There are probably a few things that you can think of doing with shaving cream. It looks so much like whipped cream that you have probably been tempted to prank your friends by putting shaving cream on their ice cream sundaes instead of the whipped cream that they love more than life itself. Or just having crazy shaving cream fights and falling all over the mess of shaving cream on your floor while talking about Humpty Dumpty and how his fall was so much more harmful than yours. But that’s child’s play. There are much better things that you can do with shaving cream, the following being just a few of them.
Fake Old Age!
Outside of pretending to be old enough to watch R-rated movies and have a few drinks at your favorite bar, you’re probably wondering why on earth anyone would actually pretend to be older. Well, there are lots of reasons. You could really love that residential building that is located next to the peacock feather picture frame store and across the street from that store that sells those splendiferous hats made of paper clips. Your heart sank all the way to the core of the earth when you made a visit to that building and were told that it was only for senior citizens.
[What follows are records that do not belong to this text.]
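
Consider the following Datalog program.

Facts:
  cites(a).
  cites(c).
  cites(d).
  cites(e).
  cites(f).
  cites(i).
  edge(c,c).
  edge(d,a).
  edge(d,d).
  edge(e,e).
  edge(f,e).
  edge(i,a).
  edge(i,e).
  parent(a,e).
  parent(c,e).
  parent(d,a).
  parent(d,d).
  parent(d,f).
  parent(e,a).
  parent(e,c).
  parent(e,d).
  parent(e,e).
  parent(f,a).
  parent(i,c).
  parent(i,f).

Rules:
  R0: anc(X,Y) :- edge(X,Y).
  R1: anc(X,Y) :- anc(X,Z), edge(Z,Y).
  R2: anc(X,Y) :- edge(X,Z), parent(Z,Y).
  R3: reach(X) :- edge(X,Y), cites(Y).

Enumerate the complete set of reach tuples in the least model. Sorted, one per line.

round 1: derive reach(c) via R3 from edge(c,c), cites(c)
round 1: derive reach(d) via R3 from edge(d,a), cites(a)
round 1: derive reach(e) via R3 from edge(e,e), cites(e)
round 1: derive reach(f) via R3 from edge(f,e), cites(e)
round 1: derive reach(i) via R3 from edge(i,a), cites(a)

reach(c)
reach(d)
reach(e)
reach(f)
reach(i)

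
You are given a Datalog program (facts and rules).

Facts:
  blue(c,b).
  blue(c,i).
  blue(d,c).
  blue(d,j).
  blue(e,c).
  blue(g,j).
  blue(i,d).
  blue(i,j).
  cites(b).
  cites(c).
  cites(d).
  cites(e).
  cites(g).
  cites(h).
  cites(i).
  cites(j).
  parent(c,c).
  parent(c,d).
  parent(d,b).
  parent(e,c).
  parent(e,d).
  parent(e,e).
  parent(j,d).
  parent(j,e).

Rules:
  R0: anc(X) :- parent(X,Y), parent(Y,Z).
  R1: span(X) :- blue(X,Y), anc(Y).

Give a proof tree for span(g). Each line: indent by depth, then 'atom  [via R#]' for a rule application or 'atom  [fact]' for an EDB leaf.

span(g)  [via R1]
  blue(g,j)  [fact]
  anc(j)  [via R0]
    parent(j,d)  [fact]
    parent(d,b)  [fact]

round 1: derive anc(c) via R0 from parent(c,c), parent(c,c)
round 1: derive anc(e) via R0 from parent(e,c), parent(c,c)
round 1: derive anc(j) via R0 from parent(j,d), parent(d,b)
round 2: derive span(d) via R1 from blue(d,c), anc(c)
round 2: derive span(e) via R1 from blue(e,c), anc(c)
round 2: derive span(g) via R1 from blue(g,j), anc(j)
round 2: derive span(i) via R1 from blue(i,j), anc(j)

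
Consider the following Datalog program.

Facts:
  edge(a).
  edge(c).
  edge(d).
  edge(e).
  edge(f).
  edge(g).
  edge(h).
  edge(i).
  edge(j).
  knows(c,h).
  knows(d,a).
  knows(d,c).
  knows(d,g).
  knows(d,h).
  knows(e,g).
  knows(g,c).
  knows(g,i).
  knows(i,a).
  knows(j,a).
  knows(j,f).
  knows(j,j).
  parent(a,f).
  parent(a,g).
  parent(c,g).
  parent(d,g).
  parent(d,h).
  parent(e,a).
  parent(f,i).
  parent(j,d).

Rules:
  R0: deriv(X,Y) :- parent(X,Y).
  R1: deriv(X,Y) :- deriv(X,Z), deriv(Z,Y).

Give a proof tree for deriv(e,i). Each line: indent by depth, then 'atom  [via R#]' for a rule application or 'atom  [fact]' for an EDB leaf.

round 1: derive deriv(a,f) via R0 from parent(a,f)
round 1: derive deriv(a,g) via R0 from parent(a,g)
round 1: derive deriv(c,g) via R0 from parent(c,g)
round 1: derive deriv(d,g) via R0 from parent(d,g)
round 1: derive deriv(d,h) via R0 from parent(d,h)
round 1: derive deriv(e,a) via R0 from parent(e,a)
round 1: derive deriv(f,i) via R0 from parent(f,i)
round 1: derive deriv(j,d) via R0 from parent(j,d)
round 2: derive deriv(a,i) via R1 from deriv(a,f), deriv(f,i)
round 2: derive deriv(e,f) via R1 from deriv(e,a), deriv(a,f)
round 2: derive deriv(e,g) via R1 from deriv(e,a), deriv(a,g)
round 2: derive deriv(j,g) via R1 from deriv(j,d), deriv(d,g)
round 2: derive deriv(j,h) via R1 from deriv(j,d), deriv(d,h)
round 3: derive deriv(e,i) via R1 from deriv(e,a), deriv(a,i)

deriv(e,i)  [via R1]
  deriv(e,a)  [via R0]
    parent(e,a)  [fact]
  deriv(a,i)  [via R1]
    deriv(a,f)  [via R0]
      parent(a,f)  [fact]
    deriv(f,i)  [via R0]
      parent(f,i)  [fact]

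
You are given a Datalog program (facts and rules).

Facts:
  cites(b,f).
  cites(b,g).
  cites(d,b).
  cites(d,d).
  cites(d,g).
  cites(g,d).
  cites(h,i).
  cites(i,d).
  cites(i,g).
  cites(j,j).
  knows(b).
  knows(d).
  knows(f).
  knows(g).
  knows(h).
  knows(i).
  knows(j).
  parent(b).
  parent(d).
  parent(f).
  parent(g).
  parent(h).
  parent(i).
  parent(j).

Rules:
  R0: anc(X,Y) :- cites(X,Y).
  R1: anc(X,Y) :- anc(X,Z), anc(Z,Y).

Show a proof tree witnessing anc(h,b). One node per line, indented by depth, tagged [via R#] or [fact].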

But your heart has been set on that building for a long time. So you decided that you would pretend to be a senior citizen to get in. The only problem is that with your flawless skin and big childlike eyes, no one is going to believe that you’re a senior citizen. So what you have to do is show them a head full of white hair. Use shaving cream to sculpt any white hairstyle you want. A beehive, a mullet, a mohawk, whatever you want. Bonus points if you can do a beard too and convince them you’re Santa Claus!
Get Rid of Cat Hair!
Pretty much everyone knows that the primary purpose of shaving cream is to get rid of unwanted hair. But who says that this hair needs to be growing out of your body at the time you get rid of it? Why not also use shaving cream to get rid of hair that just happens to be lying around?
You just had to get that long-haired cat. The first time you looked into her eyes, you fell in love. But you failed to take into consideration all of the hair she would shed around your home for a good part of every year. And there is a ton of hair. You don’t even remember what color your carpet was before you got this cat, because all you can see on the floor is cat hair. It’s all over your couch too. So here’s what you do. Lather your carpet and couch with shaving cream, get some razors, and shave all of that cat hair out of there. Your home will look just like it did in the old days!
Cover Your Mistakes!
When you were a kid, you had to do all of your work in pencil – so you were able to erase your mistakes. But now, you have to use a pen a lot of the time. And with most pens, you can’t really erase mistakes. You can use white-out, but then you have to keep remembering to buy it at the store, and you’re constantly running out of it. So if you don’t want your boss to know that you wrote about your undying love for rotten turkey gizzards on those expense reports that you need to turn in tomorrow, you should come up with another way to cover up that kind of stuff.
Did it ever occur to you that shaving cream is just as white as white-out? It might be harder to use on a piece of paper just because it creates a foam rather than a thin layer of paint, But that doesn’t mean you can’t use it. You just need to put it on there and wait for it to dry. Once it flattens and dries, as long as you use enough of it, it’ll cover those mistakes up just as well as any white-out ever could.
Develop Character!
You’re embarrassed to tell people this, but you just love looking in the mirror. And why wouldn’t you? Ever since you started doing cartwheels down the stairs for an hour every day, you have never been in better shape and have never looked better. But you have always been a very cerebral person, and you are concerned that this change in your looks has made you a vapid, vain person.
Considering that you have shaving cream in the bathroom right there where you spend 25 hours a day looking in the mirror, this will be very easy. All you need to do is to smear the mirror with shaving cream. That way, you won’t be able to see in the mirror anymore, and there will really be a no point in even looking at the mirror anymore. You will now be free to resume your life as it was before you turned into a superhuman beauty and be one of the normal human plebeians again.